About 20 years ago, Eusebi et al41
showed that PLC is a more aggressive tumor with apocrine differentiation. Since then many studies have focused on this more aggressive subtype of ILC. Buchanan et al42
have found that pleomorphic lobular carcinomas are larger tumors, have more positive nodes, more frequently develop metastatic disease, and more often require mastectomies. By gene expression profiling, classic ILC falls into the luminal subtype,25
while PLC may be of luminal, HER2 or molecular apocrine subtype by expression profiling, although PLC seems to share a common molecular genetic pathway with classic lobular carcinomas.43–45
Although histologic subtype was not- mentioned in the report by Fadare et al19
they did mention the correlation between CK5/6 expression and ER negativity, high histologic grade, and high mitotic index, suggesting some of their cases were likely to be pleomorphic ILC. There are 5 pleomorphic lobular carcinomas in our study, and none of them expressed any of the three basal CK markers. Pleomorphic ILC consists of 9.4% of all lobular carcinomas in our study, comparable with a rate of 10.8% observed by Buchanan et al42
in a much larger study; 2 of them (40%) over-express HER2, compatible with a prior study by Frolit et al46
who found 53% of PLC over-expressed HER2.

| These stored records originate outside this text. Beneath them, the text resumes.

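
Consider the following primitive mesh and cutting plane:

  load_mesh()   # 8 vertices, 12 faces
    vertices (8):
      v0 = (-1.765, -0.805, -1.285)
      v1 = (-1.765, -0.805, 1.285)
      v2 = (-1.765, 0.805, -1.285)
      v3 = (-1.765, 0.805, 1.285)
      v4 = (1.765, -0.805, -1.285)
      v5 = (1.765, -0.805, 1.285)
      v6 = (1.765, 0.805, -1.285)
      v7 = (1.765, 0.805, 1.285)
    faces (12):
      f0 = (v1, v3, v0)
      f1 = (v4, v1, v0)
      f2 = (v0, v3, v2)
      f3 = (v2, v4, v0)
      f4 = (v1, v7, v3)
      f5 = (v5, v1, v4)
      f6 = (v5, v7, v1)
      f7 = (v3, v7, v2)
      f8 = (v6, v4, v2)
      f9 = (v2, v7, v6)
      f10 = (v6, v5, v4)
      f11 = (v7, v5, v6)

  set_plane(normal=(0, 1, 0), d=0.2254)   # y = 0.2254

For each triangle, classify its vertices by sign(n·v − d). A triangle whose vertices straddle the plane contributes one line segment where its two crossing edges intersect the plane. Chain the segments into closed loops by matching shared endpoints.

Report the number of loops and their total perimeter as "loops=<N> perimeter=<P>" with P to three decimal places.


loops=1 perimeter=12.200

Straddling triangles (8 of 12):
  (v1,v3,v0) [-+-] → (-1.765, 0.2254, 1.285)–(-1.765, 0.2254, 0.3598)  len=0.9252
  (v0,v3,v2) [-++] → (-1.765, 0.2254, 0.3598)–(-1.765, 0.2254, -1.285)  len=1.6448
  (v2,v4,v0) [+--] → (-0.4942, 0.2254, -1.285)–(-1.765, 0.2254, -1.285)  len=1.2708
  (v1,v7,v3) [-++] → (0.4942, 0.2254, 1.285)–(-1.765, 0.2254, 1.285)  len=2.2592
  (v5,v7,v1) [-+-] → (1.765, 0.2254, 1.285)–(0.4942, 0.2254, 1.285)  len=1.2708
  (v6,v4,v2) [+-+] → (1.765, 0.2254, -1.285)–(-0.4942, 0.2254, -1.285)  len=2.2592
  (v6,v5,v4) [+--] → (1.765, 0.2254, -0.3598)–(1.765, 0.2254, -1.285)  len=0.9252
  (v7,v5,v6) [+-+] → (1.765, 0.2254, 1.285)–(1.765, 0.2254, -0.3598)  len=1.6448

Chained into 1 loop(s):
  loop 1: 8 segments, perimeter = 12.2000
Total perimeter = 12.200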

In summary, although one prior study suggested that a significant portion of invasive lobular carcinomas express basal cytokeratin markers,19
our study with three commonly used basal cytokeratin markers failed to confirm their findings. It is very possible that we have not studied enough cases to make a conclusion, but it is unlikely that the level of basal CK marker expression would reach 17%. More studies are needed to investigate the molecular classification in lobular lesions.